GDP growth seems to be changing course, rising 6.3% in the second quarter ended September 30, 2017, after five straight quarterly declines.
The pace is expected to quicken in the ongoing second half, which would crank up India’s GDP growth for this fiscal to 6.8%.
The drivers in the second half will be a low-base effect (growth had slipped to 6.5% in the second half of last fiscal), dissipating impact of demonetisation, and gradual stabilisation of the GST regime.
The consumer continues to be the primary driver of the economy, given that private consumption rose 6.5% in the second quarter compared with just 4% growth in investment.
There are three reasons for this:
1) Swifter transmission of repo rate cuts to lending rates across instruments after demonetisation, which led to softer rates, and retail/personal loan focus of banks
2) Implementation of Pay Commission recommendation by states along with farm loan waivers, and,
3) Two consecutive years of adequate rains and rising rural wages. Real rural wages grew at 4.8% this fiscal, which is the fastest in the in past four years.
CRISIL’s rating actions also show better credit profile of consumption-facing sectors compared with investment-facing ones.
Private investments in manufacturing continue to be constrained by excess capacity, and in infrastructure-related sectors by de-leveraging. The highly leveraged companies in these segments have focused on improving their capital structure rather than undertaking fresh investments. This is evidenced in the pool of CRISIL-rated companies where the debt-equity ratio has improved to 1.1 times in fiscal 2017 from 1.4 times in fiscal 2015. The interest coverage ratio, too, has improved from 2.3 to 2.6 in the same period.
A few segments where investment activity is likely to stay relatively healthy include, roads, renewables power T&D, urban infrastructure, and affordable housing over the next couple of quarters.

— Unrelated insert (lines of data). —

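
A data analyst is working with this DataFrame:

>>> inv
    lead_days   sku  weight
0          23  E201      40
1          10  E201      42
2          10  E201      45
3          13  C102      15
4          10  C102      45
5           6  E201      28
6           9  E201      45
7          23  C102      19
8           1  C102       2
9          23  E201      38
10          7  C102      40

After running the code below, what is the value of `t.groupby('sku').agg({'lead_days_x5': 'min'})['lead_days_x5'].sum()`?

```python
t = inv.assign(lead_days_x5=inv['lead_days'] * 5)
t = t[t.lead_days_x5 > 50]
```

180

add column lead_days_x5 = inv['lead_days'] * 5:
    lead_days   sku  weight  lead_days_x5
0          23  E201      40           115
1          10  E201      42            50
2          10  E201      45            50
3          13  C102      15            65
4          10  C102      45            50
5           6  E201      28            30
6           9  E201      45            45
7          23  C102      19           115
8           1  C102       2             5
9          23  E201      38           115
10          7  C102      40            35
filter rows where lead_days_x5 > 50:
   lead_days   sku  weight  lead_days_x5
0         23  E201      40           115
3         13  C102      15            65
7         23  C102      19           115
9         23  E201      38           115
group by sku, min of lead_days_x5:
      lead_days_x5
sku               
C102            65
E201           115
The sum of column 'lead_days_x5' is 180.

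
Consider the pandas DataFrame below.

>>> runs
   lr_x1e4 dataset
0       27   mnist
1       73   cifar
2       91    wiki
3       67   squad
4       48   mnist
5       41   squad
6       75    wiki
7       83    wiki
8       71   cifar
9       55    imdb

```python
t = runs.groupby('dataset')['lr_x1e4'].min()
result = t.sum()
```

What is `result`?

269

group by dataset, min of lr_x1e4:
dataset
cifar    71
imdb     55
mnist    27
squad    41
wiki     75
Name: lr_x1e4, dtype: int64
Finally, sum of the resulting series = 269.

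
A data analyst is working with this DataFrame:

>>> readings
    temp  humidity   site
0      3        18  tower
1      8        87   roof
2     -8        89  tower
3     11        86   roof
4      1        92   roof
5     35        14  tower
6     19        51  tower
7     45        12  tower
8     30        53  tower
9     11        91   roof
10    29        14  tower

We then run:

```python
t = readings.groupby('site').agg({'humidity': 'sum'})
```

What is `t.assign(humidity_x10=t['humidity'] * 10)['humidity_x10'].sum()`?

6070

group by site, sum of humidity:
       humidity
site           
roof        356
tower       251
add column humidity_x10 = t['humidity'] * 10:
       humidity  humidity_x10
site                         
roof        356          3560
tower       251          2510
sum of column 'humidity_x10' → 6070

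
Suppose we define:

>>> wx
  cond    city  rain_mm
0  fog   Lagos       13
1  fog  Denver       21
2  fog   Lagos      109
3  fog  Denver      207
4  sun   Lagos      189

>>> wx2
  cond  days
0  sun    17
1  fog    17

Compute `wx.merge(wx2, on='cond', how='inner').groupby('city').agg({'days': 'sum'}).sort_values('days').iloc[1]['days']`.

51

merge on 'cond' (how='inner') → 5 rows:
  cond    city  rain_mm  days
0  fog   Lagos       13    17
1  fog  Denver       21    17
2  fog   Lagos      109    17
3  fog  Denver      207    17
4  sun   Lagos      189    17
group by city, sum of days:
        days
city        
Denver    34
Lagos     51
sort by days:
        days
city        
Denver    34
Lagos     51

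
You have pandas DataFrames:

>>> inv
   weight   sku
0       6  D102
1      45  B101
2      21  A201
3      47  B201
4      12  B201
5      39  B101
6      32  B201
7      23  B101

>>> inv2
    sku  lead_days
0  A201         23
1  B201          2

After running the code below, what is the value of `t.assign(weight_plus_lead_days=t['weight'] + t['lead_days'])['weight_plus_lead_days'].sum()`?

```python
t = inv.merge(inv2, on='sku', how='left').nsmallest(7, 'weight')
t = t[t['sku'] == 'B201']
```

48.0

merge on 'sku' (how='left') → 8 rows:
   weight   sku  lead_days
0       6  D102        NaN
1      45  B101        NaN
2      21  A201       23.0
3      47  B201        2.0
4      12  B201        2.0
5      39  B101        NaN
6      32  B201        2.0
7      23  B101        NaN
take 7 rows with smallest weight:
   weight   sku  lead_days
0       6  D102        NaN
4      12  B201        2.0
2      21  A201       23.0
7      23  B101        NaN
6      32  B201        2.0
5      39  B101        NaN
1      45  B101        NaN
filter rows where sku == 'B201':
   weight   sku  lead_days
4      12  B201        2.0
6      32  B201        2.0
add column weight_plus_lead_days = t['weight'] + t['lead_days']:
   weight   sku  lead_days  weight_plus_lead_days
4      12  B201        2.0                   14.0
6      32  B201        2.0                   34.0
Then the sum of column 'weight_plus_lead_days': 48.0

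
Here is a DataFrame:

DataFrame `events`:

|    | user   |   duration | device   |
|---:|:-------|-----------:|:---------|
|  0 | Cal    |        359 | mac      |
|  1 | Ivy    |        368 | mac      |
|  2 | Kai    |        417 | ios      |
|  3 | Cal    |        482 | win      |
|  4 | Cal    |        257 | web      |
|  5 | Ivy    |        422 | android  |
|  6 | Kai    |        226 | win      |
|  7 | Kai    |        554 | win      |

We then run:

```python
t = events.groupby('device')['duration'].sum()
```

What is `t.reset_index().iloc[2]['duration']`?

727

group by device, sum of duration:
device
android     422
ios         417
mac         727
web         257
win        1262
Name: duration, dtype: int64
reset_index():
    device  duration
0  android       422
1      ios       417
2      mac       727
3      web       257
4      win      1262
Finally, value at position 2, column 'duration' = 727.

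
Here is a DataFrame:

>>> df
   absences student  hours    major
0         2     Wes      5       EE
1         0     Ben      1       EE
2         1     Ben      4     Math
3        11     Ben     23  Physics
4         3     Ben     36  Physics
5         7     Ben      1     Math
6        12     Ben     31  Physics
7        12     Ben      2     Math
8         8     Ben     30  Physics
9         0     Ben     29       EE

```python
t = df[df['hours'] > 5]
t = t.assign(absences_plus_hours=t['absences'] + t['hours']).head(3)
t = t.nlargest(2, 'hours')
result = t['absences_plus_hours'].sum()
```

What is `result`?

82

filter rows where hours > 5:
   absences student  hours    major
3        11     Ben     23  Physics
4         3     Ben     36  Physics
6        12     Ben     31  Physics
8         8     Ben     30  Physics
9         0     Ben     29       EE
add column absences_plus_hours = t['absences'] + t['hours']:
   absences student  hours    major  absences_plus_hours
3        11     Ben     23  Physics                   34
4         3     Ben     36  Physics                   39
6        12     Ben     31  Physics                   43
8         8     Ben     30  Physics                   38
9         0     Ben     29       EE                   29
take first 3 rows:
   absences student  hours    major  absences_plus_hours
3        11     Ben     23  Physics                   34
4         3     Ben     36  Physics                   39
6        12     Ben     31  Physics                   43
take 2 rows with largest hours:
   absences student  hours    major  absences_plus_hours
4         3     Ben     36  Physics                   39
6        12     Ben     31  Physics                   43
Then the sum of column 'absences_plus_hours': 82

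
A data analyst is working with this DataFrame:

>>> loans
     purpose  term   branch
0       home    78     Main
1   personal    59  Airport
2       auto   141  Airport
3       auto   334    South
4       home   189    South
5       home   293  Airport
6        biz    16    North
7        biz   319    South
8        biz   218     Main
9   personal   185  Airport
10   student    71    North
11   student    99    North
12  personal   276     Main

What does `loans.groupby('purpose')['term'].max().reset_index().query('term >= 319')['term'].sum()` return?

group by purpose, max of term:
purpose
auto        334
biz         319
home        293
personal    276
student      99
Name: term, dtype: int64
reset_index():
    purpose  term
0      auto   334
1       biz   319
2      home   293
3  personal   276
4   student    99
filter rows where term >= 319:
  purpose  term
0    auto   334
1     biz   319
So sum() = 653.

653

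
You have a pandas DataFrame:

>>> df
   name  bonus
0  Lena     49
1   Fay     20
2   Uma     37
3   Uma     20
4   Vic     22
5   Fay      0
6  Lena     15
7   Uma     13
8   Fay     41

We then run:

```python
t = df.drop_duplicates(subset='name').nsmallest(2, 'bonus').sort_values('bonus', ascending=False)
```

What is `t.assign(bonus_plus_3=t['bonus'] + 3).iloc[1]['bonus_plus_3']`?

drop duplicate name (keep=first):
   name  bonus
0  Lena     49
1   Fay     20
2   Uma     37
4   Vic     22
take 2 rows with smallest bonus:
  name  bonus
1  Fay     20
4  Vic     22
sort by bonus descending:
  name  bonus
4  Vic     22
1  Fay     20
add column bonus_plus_3 = t['bonus'] + 3:
  name  bonus  bonus_plus_3
4  Vic     22            25
1  Fay     20            23

23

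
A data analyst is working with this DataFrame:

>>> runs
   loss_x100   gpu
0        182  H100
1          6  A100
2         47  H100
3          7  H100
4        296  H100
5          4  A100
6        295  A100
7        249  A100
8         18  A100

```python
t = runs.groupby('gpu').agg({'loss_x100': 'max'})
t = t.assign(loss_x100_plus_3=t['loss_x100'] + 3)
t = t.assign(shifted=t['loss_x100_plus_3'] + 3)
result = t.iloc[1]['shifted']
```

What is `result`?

302

group by gpu, max of loss_x100:
      loss_x100
gpu            
A100        295
H100        296
add column loss_x100_plus_3 = t['loss_x100'] + 3:
      loss_x100  loss_x100_plus_3
gpu                              
A100        295               298
H100        296               299
add column shifted = t['loss_x100_plus_3'] + 3:
      loss_x100  loss_x100_plus_3  shifted
gpu                                       
A100        295               298      301
H100        296               299      302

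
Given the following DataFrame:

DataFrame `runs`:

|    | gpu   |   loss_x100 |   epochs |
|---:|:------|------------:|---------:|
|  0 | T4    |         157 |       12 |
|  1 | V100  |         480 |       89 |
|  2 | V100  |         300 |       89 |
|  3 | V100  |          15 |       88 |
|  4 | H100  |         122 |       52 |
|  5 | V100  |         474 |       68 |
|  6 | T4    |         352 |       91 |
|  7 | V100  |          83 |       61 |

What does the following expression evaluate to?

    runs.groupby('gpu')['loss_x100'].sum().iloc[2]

1352

group by gpu, sum of loss_x100:
gpu
H100     122
T4       509
V100    1352
Name: loss_x100, dtype: int64
Reading off the value at position 2, we get 1352.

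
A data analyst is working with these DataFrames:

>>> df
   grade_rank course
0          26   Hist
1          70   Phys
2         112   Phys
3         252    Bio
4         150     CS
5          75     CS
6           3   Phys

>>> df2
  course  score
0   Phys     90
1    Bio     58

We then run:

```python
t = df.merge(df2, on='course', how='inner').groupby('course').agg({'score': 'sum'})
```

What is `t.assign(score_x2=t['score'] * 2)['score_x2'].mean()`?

merge on 'course' (how='inner') → 4 rows:
   grade_rank course  score
0          70   Phys     90
1         112   Phys     90
2         252    Bio     58
3           3   Phys     90
group by course, sum of score:
        score
course       
Bio        58
Phys      270
add column score_x2 = t['score'] * 2:
        score  score_x2
course                 
Bio        58       116
Phys      270       540
Finally, mean of column 'score_x2' = 328.0.

328.0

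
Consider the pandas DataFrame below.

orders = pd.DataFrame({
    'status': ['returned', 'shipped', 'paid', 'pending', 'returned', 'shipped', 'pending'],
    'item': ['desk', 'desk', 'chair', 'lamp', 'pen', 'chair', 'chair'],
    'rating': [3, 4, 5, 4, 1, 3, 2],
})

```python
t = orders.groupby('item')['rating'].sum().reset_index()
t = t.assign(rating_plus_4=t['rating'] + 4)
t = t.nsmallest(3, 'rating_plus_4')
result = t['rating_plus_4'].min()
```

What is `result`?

group by item, sum of rating:
item
chair    10
desk      7
lamp      4
pen       1
Name: rating, dtype: int64
reset_index():
    item  rating
0  chair      10
1   desk       7
2   lamp       4
3    pen       1
add column rating_plus_4 = t['rating'] + 4:
    item  rating  rating_plus_4
0  chair      10             14
1   desk       7             11
2   lamp       4              8
3    pen       1              5
take 3 rows with smallest rating_plus_4:
   item  rating  rating_plus_4
3   pen       1              5
2  lamp       4              8
1  desk       7             11
Then the min of column 'rating_plus_4': 5

5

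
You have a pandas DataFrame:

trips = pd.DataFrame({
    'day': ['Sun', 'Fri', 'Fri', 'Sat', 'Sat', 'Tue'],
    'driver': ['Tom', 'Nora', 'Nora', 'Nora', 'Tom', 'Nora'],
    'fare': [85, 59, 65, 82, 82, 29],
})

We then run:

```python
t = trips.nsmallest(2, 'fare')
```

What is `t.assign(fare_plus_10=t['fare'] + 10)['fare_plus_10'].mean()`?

take 2 rows with smallest fare:
   day driver  fare
5  Tue   Nora    29
1  Fri   Nora    59
add column fare_plus_10 = t['fare'] + 10:
   day driver  fare  fare_plus_10
5  Tue   Nora    29            39
1  Fri   Nora    59            69
Hence 54.0.

54.0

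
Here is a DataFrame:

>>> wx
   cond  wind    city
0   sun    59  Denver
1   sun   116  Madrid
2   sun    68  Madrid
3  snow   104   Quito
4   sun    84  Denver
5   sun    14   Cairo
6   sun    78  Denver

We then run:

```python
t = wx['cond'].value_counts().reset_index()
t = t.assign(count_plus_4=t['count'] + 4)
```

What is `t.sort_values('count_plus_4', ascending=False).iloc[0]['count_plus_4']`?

10

value_counts of cond:
cond
sun     6
snow    1
Name: count, dtype: int64
reset_index():
   cond  count
0   sun      6
1  snow      1
add column count_plus_4 = t['count'] + 4:
   cond  count  count_plus_4
0   sun      6            10
1  snow      1             5
sort by count_plus_4 descending:
   cond  count  count_plus_4
0   sun      6            10
1  snow      1             5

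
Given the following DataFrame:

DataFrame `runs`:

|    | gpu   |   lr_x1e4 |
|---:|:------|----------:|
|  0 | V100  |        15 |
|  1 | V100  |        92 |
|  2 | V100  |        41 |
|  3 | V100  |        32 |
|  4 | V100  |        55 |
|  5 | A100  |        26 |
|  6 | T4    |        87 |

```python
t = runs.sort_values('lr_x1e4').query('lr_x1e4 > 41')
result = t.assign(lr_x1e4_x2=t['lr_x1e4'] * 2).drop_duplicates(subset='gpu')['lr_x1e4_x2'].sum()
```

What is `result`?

284

sort by lr_x1e4:
    gpu  lr_x1e4
0  V100       15
5  A100       26
3  V100       32
2  V100       41
4  V100       55
6    T4       87
1  V100       92
filter rows where lr_x1e4 > 41:
    gpu  lr_x1e4
4  V100       55
6    T4       87
1  V100       92
add column lr_x1e4_x2 = t['lr_x1e4'] * 2:
    gpu  lr_x1e4  lr_x1e4_x2
4  V100       55         110
6    T4       87         174
1  V100       92         184
drop duplicate gpu (keep=first):
    gpu  lr_x1e4  lr_x1e4_x2
4  V100       55         110
6    T4       87         174
Then the sum of column 'lr_x1e4_x2': 284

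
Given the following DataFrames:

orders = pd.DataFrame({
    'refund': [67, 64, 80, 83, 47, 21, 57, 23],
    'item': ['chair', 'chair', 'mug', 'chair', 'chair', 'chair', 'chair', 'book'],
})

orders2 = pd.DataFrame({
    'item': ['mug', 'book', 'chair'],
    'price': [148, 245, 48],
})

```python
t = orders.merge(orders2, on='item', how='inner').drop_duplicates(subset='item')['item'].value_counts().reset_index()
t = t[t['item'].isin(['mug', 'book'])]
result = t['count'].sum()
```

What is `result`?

merge on 'item' (how='inner') → 8 rows:
   refund   item  price
0      67  chair     48
1      64  chair     48
2      80    mug    148
3      83  chair     48
4      47  chair     48
5      21  chair     48
6      57  chair     48
7      23   book    245
drop duplicate item (keep=first):
   refund   item  price
0      67  chair     48
2      80    mug    148
7      23   book    245
value_counts of item:
item
chair    1
mug      1
book     1
Name: count, dtype: int64
reset_index():
    item  count
0  chair      1
1    mug      1
2   book      1
filter rows where item in ['mug', 'book']:
   item  count
1   mug      1
2  book      1
So sum() = 2.

2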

Government’s bank recapitalisation move would at least improve banks’ ability to lend. This is positive for investment cycle recovery, but slower growth in the last two quarters has pushed it back a bit. Hence, investment cycle will be slow to rebound.
While a pick-up in manufacturing is welcome from an employment perspective, overall growth continues to be driven by sectors with lesser ability to absorb labour.
In the context, anaemic growth in sectors such as construction (with high potential to create jobs) is worrisome.
The growth outlook for the remaining part of the fiscal year is not without risks, though. If Goods and Services Tax glitches take time to resolve, production, and particularly exports, can take a beating.
Exports have grown slower than imports in Q2 and this acts as a drag on GDP. Exports of goods and services have grown at 1.2% in the first half compared with import growth of 7.5%. Also, a possible cut in capex by states in response of rising fiscal stress can also emerge as a downside risk to the growth outlook.